Pour cerner l’authenticité d’un fait et pour donner de l’épaisseur à cette validité, la dessinatrice multiplie les matériaux. Elle tisse un réseau entre les différents traitements graphiques en subvertissant leurs codes. Le texte et son lettrage un peu enfantin prennent en charge la partie introspective du récit mais des pans de texte peuvent également être inclus dans des cases, souvent coloriées. Ce qui en souligne le caractère subjectif (des mots sont soulignés ou en majuscules, les points d’exclamation et d’interrogation sont multipliés).
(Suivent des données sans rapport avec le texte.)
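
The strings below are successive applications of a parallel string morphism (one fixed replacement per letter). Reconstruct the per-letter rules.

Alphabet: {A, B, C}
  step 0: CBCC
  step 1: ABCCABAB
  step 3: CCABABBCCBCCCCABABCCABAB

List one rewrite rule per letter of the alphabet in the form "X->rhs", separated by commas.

  step 0 ⇒ step 1: CBCC ⇒ AB·CC·AB·AB
    B ↦ CC
    C ↦ AB
    A ↦ B  (constrained at step 1)

A->B, B->CC, C->AB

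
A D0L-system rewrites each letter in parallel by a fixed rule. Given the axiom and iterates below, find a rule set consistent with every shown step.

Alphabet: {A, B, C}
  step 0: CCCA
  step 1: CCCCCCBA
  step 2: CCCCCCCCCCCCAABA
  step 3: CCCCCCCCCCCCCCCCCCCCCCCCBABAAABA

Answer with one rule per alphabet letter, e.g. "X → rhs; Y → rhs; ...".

  step 2 ⇒ step 3: CCCCCCCCCCCCAABA ⇒ CC·CC·CC·CC·CC·CC·CC·CC·CC·CC·CC·CC·BA·BA·AA·BA
    A ↦ BA
    B ↦ AA
    C ↦ CC

A->BA, B->AA, C->CC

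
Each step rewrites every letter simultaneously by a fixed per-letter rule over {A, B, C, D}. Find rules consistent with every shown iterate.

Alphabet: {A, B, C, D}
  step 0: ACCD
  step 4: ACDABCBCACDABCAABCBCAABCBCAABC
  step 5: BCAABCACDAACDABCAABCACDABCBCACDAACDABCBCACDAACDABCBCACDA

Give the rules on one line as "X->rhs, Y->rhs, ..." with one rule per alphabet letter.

  step 4 ⇒ step 5: ACDABCBCACDABCAABCBCAABCBCAABC ⇒ BC·A·A·BC·ACD·A·ACD·A·BC·A·A·BC·ACD·A·BC·BC·ACD·A·ACD·A·BC·BC·ACD·A·ACD·A·BC·BC·ACD·A
    A ↦ BC
    B ↦ ACD
    C ↦ A
    D ↦ A

A->BC, B->ACD, C->A, D->A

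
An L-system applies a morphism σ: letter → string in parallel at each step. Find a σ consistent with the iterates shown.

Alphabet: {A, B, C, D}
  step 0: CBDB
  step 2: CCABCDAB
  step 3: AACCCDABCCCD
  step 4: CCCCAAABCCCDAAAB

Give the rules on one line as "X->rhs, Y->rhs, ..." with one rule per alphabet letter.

A->CC, B->CD, C->A, D->B

  step 3 ⇒ step 4: AACCCDABCCCD ⇒ CC·CC·A·A·A·B·CC·CD·A·A·A·B
    A ↦ CC
    B ↦ CD
    C ↦ A
    D ↦ B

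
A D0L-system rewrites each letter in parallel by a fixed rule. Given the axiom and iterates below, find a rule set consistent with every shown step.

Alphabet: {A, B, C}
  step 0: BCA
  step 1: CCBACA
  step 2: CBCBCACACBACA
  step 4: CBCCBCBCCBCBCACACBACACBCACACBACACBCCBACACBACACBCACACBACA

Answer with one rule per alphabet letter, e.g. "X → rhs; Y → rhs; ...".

  step 1 ⇒ step 2: CCBACA ⇒ CB·CB·C·ACA·CB·ACA
    A ↦ ACA
    B ↦ C
    C ↦ CB

A->ACA, B->C, C->CB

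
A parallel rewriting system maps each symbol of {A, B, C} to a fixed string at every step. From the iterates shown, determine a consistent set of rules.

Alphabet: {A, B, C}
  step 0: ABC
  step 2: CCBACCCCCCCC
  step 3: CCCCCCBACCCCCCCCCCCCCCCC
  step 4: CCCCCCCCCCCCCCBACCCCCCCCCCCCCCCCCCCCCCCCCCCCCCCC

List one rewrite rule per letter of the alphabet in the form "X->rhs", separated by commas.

A->BA, B->CC, C->CC

  step 3 ⇒ step 4: CCCCCCBACCCCCCCCCCCCCCCC ⇒ CC·CC·CC·CC·CC·CC·CC·BA·CC·CC·CC·CC·CC·CC·CC·CC·CC·CC·CC·CC·CC·CC·CC·CC
    A ↦ BA
    B ↦ CC
    C ↦ CC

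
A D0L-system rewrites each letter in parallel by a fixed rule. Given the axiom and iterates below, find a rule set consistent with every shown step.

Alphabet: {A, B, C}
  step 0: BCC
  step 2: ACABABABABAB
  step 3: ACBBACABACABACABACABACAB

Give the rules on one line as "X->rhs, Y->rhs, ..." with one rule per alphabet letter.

A->AC, B->AB, C->BB

  step 2 ⇒ step 3: ACABABABABAB ⇒ AC·BB·AC·AB·AC·AB·AC·AB·AC·AB·AC·AB
    A ↦ AC
    B ↦ AB
    C ↦ BB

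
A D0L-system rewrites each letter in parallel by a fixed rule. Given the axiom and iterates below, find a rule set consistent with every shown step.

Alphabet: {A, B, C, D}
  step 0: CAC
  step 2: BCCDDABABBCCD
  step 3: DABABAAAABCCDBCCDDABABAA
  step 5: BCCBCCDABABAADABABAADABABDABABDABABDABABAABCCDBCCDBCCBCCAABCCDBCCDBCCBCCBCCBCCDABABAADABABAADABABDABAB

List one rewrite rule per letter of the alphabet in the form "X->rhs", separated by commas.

  step 2 ⇒ step 3: BCCDDABABBCCD ⇒ D·AB·AB·AA·AA·BCC·D·BCC·D·D·AB·AB·AA
    A ↦ BCC
    B ↦ D
    C ↦ AB
    D ↦ AA

A->BCC, B->D, C->AB, D->AA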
Les paragraphes sont parsemés d’illustrations mais aussi très souvent de tableaux ou de croquis qui permettent de faire des bilans (comme des colonnes de bonnes ou mauvaises actions, la roue du sort résume les mises en garde farfelues des parents…). Les frises décoratives allègent les pages entières de texte assez dures, comme pour la présentation de la décoration spéciale personnes âgées à la maison de retraite. Mettre une frise pour encadrer l’écrit accentue l’impression de gâtisme assumé propre à l’endroit. Les planches plus classiques à gaufrier   n’ont de valeur que dans la mesure où elles suggèrent avec humour l’aspect sordide d’un quotidien. Elles retranscrivent la vie de tous les jours avec son lot d’absurdités et de difficultés, le ton y est le plus souvent anecdotique. Le style jeté, tremblé du trait, les couleurs naïves, légères à l’aquarelle participent à cet effet. Les illustrations quant à elles équilibrent le texte, elles le résument et permettent d’introduire de la fantaisie et du fantastique. Les deux traitements graphiques, strips, ou illustrations, ne sont pas sur le même plan de réalité. Encore plus surprenante est l’inversion du code entre les photos et les croquis. Si, comme nous l’avons vu, les photos de famille traduisent une certaine facticité du sourire et des instants de bonheur, le croquis au contraire frappe par sa véracité. Ainsi les dessins reproduisant la tête de la mère à ses derniers jours sur son lit d’hôpital avec un fond jaune sont particulièrement poignants. Ils correspondent à des moments de sincérité, à une acceptation de la mort unique dans le récit. L’aspect inachevé, éphémère pris sur l’instant du croquis traduit paradoxalement une solennité, une unicité.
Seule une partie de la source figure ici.